“Una cosa io so: ero cieco e ora ci vedo” IV DOMENICA DI QUARESIMA
Dal Vangelo secondo Matteo Gv 9,1-41
Prosegue il cammino liturgico della quaresima con il Vangelo del cieco nato e la contemplazione di un altro simbolo battesimale, la luce. Si tratta di un brano denso, in cui ritroviamo la forte ironia di Giovanni, con i farisei tutti intenti a negare l’evidenza pur di preservare la loro idea religiosa: “Da’ gloria a Dio! Noi sappiamo che quest’uomo è un peccatore” è una frase che ci fa cogliere come si possano distorcere Dio e la realtà in nome di uno schema mentale.

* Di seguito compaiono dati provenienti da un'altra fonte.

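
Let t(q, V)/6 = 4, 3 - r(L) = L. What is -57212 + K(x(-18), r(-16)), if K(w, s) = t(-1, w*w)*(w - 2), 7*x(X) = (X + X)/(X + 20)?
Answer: -401252/7 ≈ -57322.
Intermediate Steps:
r(L) = 3 - L
t(q, V) = 24 (t(q, V) = 6*4 = 24)
x(X) = 2*X/(7*(20 + X)) (x(X) = ((X + X)/(X + 20))/7 = ((2*X)/(20 + X))/7 = (2*X/(20 + X))/7 = 2*X/(7*(20 + X)))
K(w, s) = -48 + 24*w (K(w, s) = 24*(w - 2) = 24*(-2 + w) = -48 + 24*w)
-57212 + K(x(-18), r(-16)) = -57212 + (-48 + 24*((2/7)*(-18)/(20 - 18))) = -57212 + (-48 + 24*((2/7)*(-18)/2)) = -57212 + (-48 + 24*((2/7)*(-18)*(½))) = -57212 + (-48 + 24*(-18/7)) = -57212 + (-48 - 432/7) = -57212 - 768/7 = -401252/7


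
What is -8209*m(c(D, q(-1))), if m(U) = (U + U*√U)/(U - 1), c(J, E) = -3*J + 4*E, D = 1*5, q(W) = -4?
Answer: -254479/32 - 254479*I*√31/32 ≈ -7952.5 - 44278.0*I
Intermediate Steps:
D = 5
m(U) = (U + U^(3/2))/(-1 + U)
-8209*m(c(D, q(-1))) = -8209*((-3*5 + 4*(-4)) + (-3*5 + 4*(-4))^(3/2))/(-1 + (-3*5 + 4*(-4))) = -8209*((-15 - 16) + (-15 - 16)^(3/2))/(-1 + (-15 - 16)) = -8209*(-31 + (-31)^(3/2))/(-1 - 31) = -8209*(-31 - 31*I*√31)/(-32) = -(-8209)*(-31 - 31*I*√31)/32 = -8209*(31/32 + 31*I*√31/32) = -254479/32 - 254479*I*√31/32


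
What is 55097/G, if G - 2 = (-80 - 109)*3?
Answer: -55097/565 ≈ -97.517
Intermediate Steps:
G = -565 (G = 2 + (-80 - 109)*3 = 2 - 189*3 = 2 - 567 = -565)
55097/G = 55097/(-565) = 55097*(-1/565) = -55097/565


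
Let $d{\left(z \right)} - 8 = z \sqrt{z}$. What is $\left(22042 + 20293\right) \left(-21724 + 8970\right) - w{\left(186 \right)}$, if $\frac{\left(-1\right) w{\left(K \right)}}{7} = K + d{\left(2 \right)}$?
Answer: $-539939232 + 14 \sqrt{2} \approx -5.3994 \cdot 10^{8}$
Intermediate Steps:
$d{\left(z \right)} = 8 + z^{\frac{3}{2}}$ ($d{\left(z \right)} = 8 + z \sqrt{z} = 8 + z^{\frac{3}{2}}$)
$w{\left(K \right)} = -56 - 14 \sqrt{2} - 7 K$ ($w{\left(K \right)} = - 7 \left(K + \left(8 + 2^{\frac{3}{2}}\right)\right) = - 7 \left(K + \left(8 + 2 \sqrt{2}\right)\right) = - 7 \left(8 + K + 2 \sqrt{2}\right) = -56 - 14 \sqrt{2} - 7 K$)
$\left(22042 + 20293\right) \left(-21724 + 8970\right) - w{\left(186 \right)} = \left(22042 + 20293\right) \left(-21724 + 8970\right) - \left(-56 - 14 \sqrt{2} - 1302\right) = 42335 \left(-12754\right) - \left(-56 - 14 \sqrt{2} - 1302\right) = -539940590 - \left(-1358 - 14 \sqrt{2}\right) = -539940590 + \left(1358 + 14 \sqrt{2}\right) = -539939232 + 14 \sqrt{2}$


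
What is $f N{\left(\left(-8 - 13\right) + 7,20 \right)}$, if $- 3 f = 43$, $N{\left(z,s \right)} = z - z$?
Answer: $0$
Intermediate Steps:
$N{\left(z,s \right)} = 0$
$f = - \frac{43}{3}$ ($f = \left(- \frac{1}{3}\right) 43 = - \frac{43}{3} \approx -14.333$)
$f N{\left(\left(-8 - 13\right) + 7,20 \right)} = \left(- \frac{43}{3}\right) 0 = 0$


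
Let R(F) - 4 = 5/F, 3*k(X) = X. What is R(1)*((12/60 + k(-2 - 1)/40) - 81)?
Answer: -29097/40 ≈ -727.42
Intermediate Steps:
k(X) = X/3
R(F) = 4 + 5/F
R(1)*((12/60 + k(-2 - 1)/40) - 81) = (4 + 5/1)*((12/60 + ((-2 - 1)/3)/40) - 81) = (4 + 5*1)*((12*(1/60) + ((⅓)*(-3))*(1/40)) - 81) = (4 + 5)*((⅕ - 1*1/40) - 81) = 9*((⅕ - 1/40) - 81) = 9*(7/40 - 81) = 9*(-3233/40) = -29097/40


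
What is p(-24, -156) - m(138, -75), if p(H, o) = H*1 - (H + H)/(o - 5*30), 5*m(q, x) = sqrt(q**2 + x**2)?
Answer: -1232/51 - 3*sqrt(2741)/5 ≈ -55.570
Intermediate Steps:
m(q, x) = sqrt(q**2 + x**2)/5
p(H, o) = H - 2*H/(-150 + o) (p(H, o) = H - 2*H/(o - 150) = H - 2*H/(-150 + o))
p(-24, -156) - m(138, -75) = -24*(-152 - 156)/(-150 - 156) - sqrt(138**2 + (-75)**2)/5 = -24*(-308)/(-306) - sqrt(19044 + 5625)/5 = -24*(-1/306)*(-308) - sqrt(24669)/5 = -1232/51 - 3*sqrt(2741)/5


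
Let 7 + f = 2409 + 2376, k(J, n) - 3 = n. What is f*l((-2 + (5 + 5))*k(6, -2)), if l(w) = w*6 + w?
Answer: 267568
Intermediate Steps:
k(J, n) = 3 + n
l(w) = 7*w (l(w) = 6*w + w = 7*w)
f = 4778 (f = -7 + (2409 + 2376) = -7 + 4785 = 4778)
f*l((-2 + (5 + 5))*k(6, -2)) = 4778*(7*((-2 + (5 + 5))*(3 - 2))) = 4778*(7*((-2 + 10)*1)) = 4778*(7*(8*1)) = 4778*(7*8) = 4778*56 = 267568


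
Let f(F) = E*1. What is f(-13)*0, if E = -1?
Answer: 0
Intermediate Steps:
f(F) = -1 (f(F) = -1*1 = -1)
f(-13)*0 = -1*0 = 0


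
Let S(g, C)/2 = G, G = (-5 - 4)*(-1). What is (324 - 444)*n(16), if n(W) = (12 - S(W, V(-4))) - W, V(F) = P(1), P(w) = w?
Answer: 2640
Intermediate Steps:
V(F) = 1
G = 9 (G = -9*(-1) = 9)
S(g, C) = 18 (S(g, C) = 2*9 = 18)
n(W) = -6 - W (n(W) = (12 - 1*18) - W = (12 - 18) - W = -6 - W)
(324 - 444)*n(16) = (324 - 444)*(-6 - 1*16) = -120*(-6 - 16) = -120*(-22) = 2640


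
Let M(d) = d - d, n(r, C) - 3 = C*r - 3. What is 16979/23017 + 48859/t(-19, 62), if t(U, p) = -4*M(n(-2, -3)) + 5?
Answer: 1124672498/115085 ≈ 9772.5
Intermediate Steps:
n(r, C) = C*r (n(r, C) = 3 + (C*r - 3) = 3 + (-3 + C*r) = C*r)
M(d) = 0
t(U, p) = 5 (t(U, p) = -4*0 + 5 = 0 + 5 = 5)
16979/23017 + 48859/t(-19, 62) = 16979/23017 + 48859/5 = 1124672498/115085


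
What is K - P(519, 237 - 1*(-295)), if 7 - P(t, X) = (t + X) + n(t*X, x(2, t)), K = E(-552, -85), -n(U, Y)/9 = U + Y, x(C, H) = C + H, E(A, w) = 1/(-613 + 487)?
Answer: -313565743/126 ≈ -2.4886e+6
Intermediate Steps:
E(A, w) = -1/126 (E(A, w) = 1/(-126) = -1/126)
n(U, Y) = -9*U - 9*Y (n(U, Y) = -9*(U + Y) = -9*U - 9*Y)
K = -1/126 ≈ -0.0079365
P(t, X) = 25 - X + 8*t + 9*X*t (P(t, X) = 7 - ((t + X) + (-9*t*X - 9*(2 + t))) = 7 - ((X + t) + (-9*X*t + (-18 - 9*t))) = 7 - ((X + t) + (-18 - 9*t - 9*X*t)) = 7 - (-18 + X - 8*t - 9*X*t) = 7 + (18 - X + 8*t + 9*X*t) = 25 - X + 8*t + 9*X*t)
K - P(519, 237 - 1*(-295)) = -1/126 - (25 - (237 - 1*(-295)) + 8*519 + 9*(237 - 1*(-295))*519) = -1/126 - (25 - (237 + 295) + 4152 + 9*(237 + 295)*519) = -1/126 - (25 - 1*532 + 4152 + 9*532*519) = -1/126 - (25 - 532 + 4152 + 2484972) = -1/126 - 1*2488617 = -1/126 - 2488617 = -313565743/126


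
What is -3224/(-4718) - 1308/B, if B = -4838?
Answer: 5442214/5706421 ≈ 0.95370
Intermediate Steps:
-3224/(-4718) - 1308/B = -3224/(-4718) - 1308/(-4838) = -3224*(-1/4718) - 1308*(-1/4838) = 1612/2359 + 654/2419 = 5442214/5706421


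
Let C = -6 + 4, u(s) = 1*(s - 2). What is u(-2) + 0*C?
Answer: -4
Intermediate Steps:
u(s) = -2 + s (u(s) = 1*(-2 + s) = -2 + s)
C = -2
u(-2) + 0*C = (-2 - 2) + 0*(-2) = -4 + 0 = -4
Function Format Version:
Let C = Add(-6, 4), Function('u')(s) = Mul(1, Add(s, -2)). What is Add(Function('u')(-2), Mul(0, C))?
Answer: -4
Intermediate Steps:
Function('u')(s) = Add(-2, s) (Function('u')(s) = Mul(1, Add(-2, s)) = Add(-2, s))
C = -2
Add(Function('u')(-2), Mul(0, C)) = Add(Add(-2, -2), Mul(0, -2)) = Add(-4, 0) = -4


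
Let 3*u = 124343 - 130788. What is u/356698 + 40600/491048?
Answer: 5035126505/65683439814 ≈ 0.076657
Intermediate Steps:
u = -6445/3 (u = (124343 - 130788)/3 = (⅓)*(-6445) = -6445/3 ≈ -2148.3)
u/356698 + 40600/491048 = -6445/3/356698 + 40600/491048 = -6445/3*1/356698 + 40600*(1/491048) = -6445/1070094 + 5075/61381 = 5035126505/65683439814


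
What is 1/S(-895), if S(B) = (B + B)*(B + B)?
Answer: 1/3204100 ≈ 3.1210e-7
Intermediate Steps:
S(B) = 4*B² (S(B) = (2*B)*(2*B) = 4*B²)
1/S(-895) = 1/(4*(-895)²) = 1/(4*801025) = 1/3204100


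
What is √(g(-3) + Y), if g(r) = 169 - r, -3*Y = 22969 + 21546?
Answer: I*√131997/3 ≈ 121.1*I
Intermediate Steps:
Y = -44515/3 (Y = -(22969 + 21546)/3 = -⅓*44515 = -44515/3 ≈ -14838.)
√(g(-3) + Y) = √((169 - 1*(-3)) - 44515/3) = √((169 + 3) - 44515/3) = √(172 - 44515/3) = √(-43999/3) = I*√131997/3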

Peraltro, il segno, il dono della vista al cieco, che avviene con un po’ di fango spalmato sugli occhi (forse un riferimento alla creazione e alla nostra umile concretezza), risulta lineare. Ne nascono alcuni dialoghi vivaci dove si registra, come nel brano della Samaritana, un progressivo svelamento dell’identità di Gesù da parte del cieco (che si riferisce a lui prima come a un uomo chiamato Gesù, poi come a un profeta, un inviato da Dio e, infine, vi riconosce il Figlio dell’uomo e Signore).
L’apertura degli occhi e l’accoglienza della luce (simbolo così importante per Giovanni) diventano, dunque, immagine della svelamento della verità, del rivelarsi di Gesù come salvatore: “Lo hai visto; è colui che parla con te” è ciò che dice in ultimo Gesù, parlando di sé, a colui che era cieco, con un rimando significativo alla particolare esperienza della salvezza di quest’ultimo.
“Una cosa io so: ero cieco e ora ci vedo”: la frase è la constatazione di un fatto, di un passaggio dalla negatività a una situazione rinnovata ed è, con la sua limpidezza, la cifra della storia di un cieco che torna a vedere e di tanti che, presumendo di vedere bene, si rivelano immersi nelle tenebre.